5 Trends to Watch in Interior Office Design
Mar 31, 2015
Many people in the workforce spend their week days in an office environment. Ideally, our work spaces should support our sense of well-being and help boost productivity. Good design in the workplace can transform a stiff, boring office into a functional and attractive space that effectively addresses the needs of employees. A well designed workplace can help make the most of available space, improve workflow and employee retention, and ultimately impact a business’s bottom line.
An architectural design career can allow you to beautify office spaces and create an environment that promotes creativity, communication and quality of work life. Here are some of the top emerging trends in office space design.
Top companies across the globe are incorporating open-office design concepts. They have discovered that innovation is at its highest when employees are encouraged to interact, versus the old standard of being separated by cubicles. Some elements of an open-office concept are:
- Large desks that can accommodate several people
- Informal lounge areas
- Less dividing walls between departments
Open workspaces help to create a deeper sense of community and remove boundaries from conversation that can generate great ideas.
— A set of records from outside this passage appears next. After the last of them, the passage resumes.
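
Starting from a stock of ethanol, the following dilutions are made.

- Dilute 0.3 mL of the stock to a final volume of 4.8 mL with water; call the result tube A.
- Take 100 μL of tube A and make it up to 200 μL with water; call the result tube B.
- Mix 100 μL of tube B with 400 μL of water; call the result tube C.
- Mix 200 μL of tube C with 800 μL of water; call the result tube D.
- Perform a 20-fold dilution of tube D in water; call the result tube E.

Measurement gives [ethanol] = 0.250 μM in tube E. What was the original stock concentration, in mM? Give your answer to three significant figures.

Step 1: 0.3 mL brought to 4.8 mL → factor 4.8/0.3 = 16
Step 2: 100 μL brought to 200 μL → factor 200/100 = 2
Step 3: 100 μL + 400 μL = 500 μL total → factor 500/100 = 5
Step 4: 200 μL + 800 μL = 1000 μL total → factor 1000/200 = 5
Step 5: 20-fold → factor 20
Overall dilution factor = 16 × 2 × 5 × 5 × 20 = 16000
Stock = 0.250 μM × 16000 = 4000 μM = 4.00 mM

4.00 mM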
They serve as a platform for people from various departments to interact more often and allow for greater overall communication.
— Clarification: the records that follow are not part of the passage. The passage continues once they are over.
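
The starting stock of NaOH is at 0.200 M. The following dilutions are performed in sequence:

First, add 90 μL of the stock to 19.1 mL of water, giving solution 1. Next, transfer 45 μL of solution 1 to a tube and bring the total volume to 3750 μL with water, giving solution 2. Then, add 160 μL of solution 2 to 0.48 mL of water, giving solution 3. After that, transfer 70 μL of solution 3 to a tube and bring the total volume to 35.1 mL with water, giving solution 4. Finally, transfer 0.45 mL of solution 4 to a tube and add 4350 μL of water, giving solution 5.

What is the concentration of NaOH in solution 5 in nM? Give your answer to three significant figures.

Step 1: 90 μL + 19.1 mL = 19190 μL total → factor 19190/90 = 213.22
Step 2: 45 μL brought to 3750 μL → factor 3750/45 = 83.333
Step 3: 160 μL + 0.48 mL = 640 μL total → factor 640/160 = 4
Step 4: 70 μL brought to 35.1 mL → factor 35100/70 = 501.43
Step 5: 0.45 mL + 4350 μL = 4.8 mL total → factor 4.8/0.45 = 10.667
Overall dilution factor = 213.22 × 83.333 × 4 × 501.43 × 10.667 = 3.8014 × 10^8
Final = 0.200 M / 3.8014 × 10^8 = 5.261 × 10^-10 M = 0.526 nM

0.526 nM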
Spaces that Promote Playfulness
When most people head to work in the morning, they tend to get into “work mode” – a more serious and tame version of ourselves that we associate with being professional. Studies show, however, that this can unintentionally squash the free-spirited side of our personalities where creativity stems from.
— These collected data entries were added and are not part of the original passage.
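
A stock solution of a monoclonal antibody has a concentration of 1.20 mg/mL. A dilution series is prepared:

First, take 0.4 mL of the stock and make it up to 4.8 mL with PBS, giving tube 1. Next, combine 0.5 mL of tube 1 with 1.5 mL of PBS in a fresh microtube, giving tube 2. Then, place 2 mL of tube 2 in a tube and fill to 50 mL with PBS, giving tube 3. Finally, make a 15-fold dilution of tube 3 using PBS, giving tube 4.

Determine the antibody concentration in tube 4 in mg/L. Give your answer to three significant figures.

Step 1: 0.4 mL brought to 4.8 mL → factor 4.8/0.4 = 12
Step 2: 0.5 mL + 1.5 mL = 2 mL total → factor 2/0.5 = 4
Step 3: 2 mL brought to 50 mL → factor 50/2 = 25
Step 4: 15-fold → factor 15
Overall dilution factor = 12 × 4 × 25 × 15 = 18000
Final = 1.20 mg/mL / 18000 = 6.667 × 10^-5 mg/mL = 0.0667 mg/L

0.0667 mg/L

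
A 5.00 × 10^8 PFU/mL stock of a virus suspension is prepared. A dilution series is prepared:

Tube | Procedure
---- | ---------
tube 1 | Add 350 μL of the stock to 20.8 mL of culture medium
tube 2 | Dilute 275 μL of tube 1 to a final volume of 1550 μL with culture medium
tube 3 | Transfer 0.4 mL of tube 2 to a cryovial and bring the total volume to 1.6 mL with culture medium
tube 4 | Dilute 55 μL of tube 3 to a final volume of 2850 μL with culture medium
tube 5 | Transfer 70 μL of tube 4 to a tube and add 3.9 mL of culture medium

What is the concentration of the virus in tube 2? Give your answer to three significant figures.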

Many companies are realizing that employee creativity is at its best when workers enjoy a high level of comfort with their peers. A sense of playfulness can break down barriers of self-consciousness and actually promote the kind of creativity that inspires new ideas. Some larger companies have added ball pits, slides and even volleyball courts to their environments.
Smaller, more limited office spaces can accomplish this same effect by adding couches, communal eating areas stocked with healthy snacks and maybe even an arcade machine.
Room for Privacy
Open office design concepts need to include some areas that allow for privacy as well. Nooks off of common areas, privacy pods or a centrally located conference room are some ideas. Sometimes, employees may need to duck away for a phone call or have a meeting in private, and architectural design training can help teach where the best location for these spots would be in any layout.
A Touch of Nature
Studies show that employee happiness and productivity can be influenced at the level of one of our most primary needs – to be in or around nature. Major companies have included arboretums or green walls into the design of their lobbies, but a few small changes in more limited spaces can bring nature indoors and make a healthy impact such as:
- Adding potted plants
- More natural light
- The use of raw materials and lumber in redesign
- Landscape design
Color psychology is the study of how color influences human emotion and behavior. For companies hoping to improve overall morale and productivity, painting, decorating and purchasing office furniture within the right color spectrum is important. Architectural design school covers how interior design aspects such as color tones affect workflow.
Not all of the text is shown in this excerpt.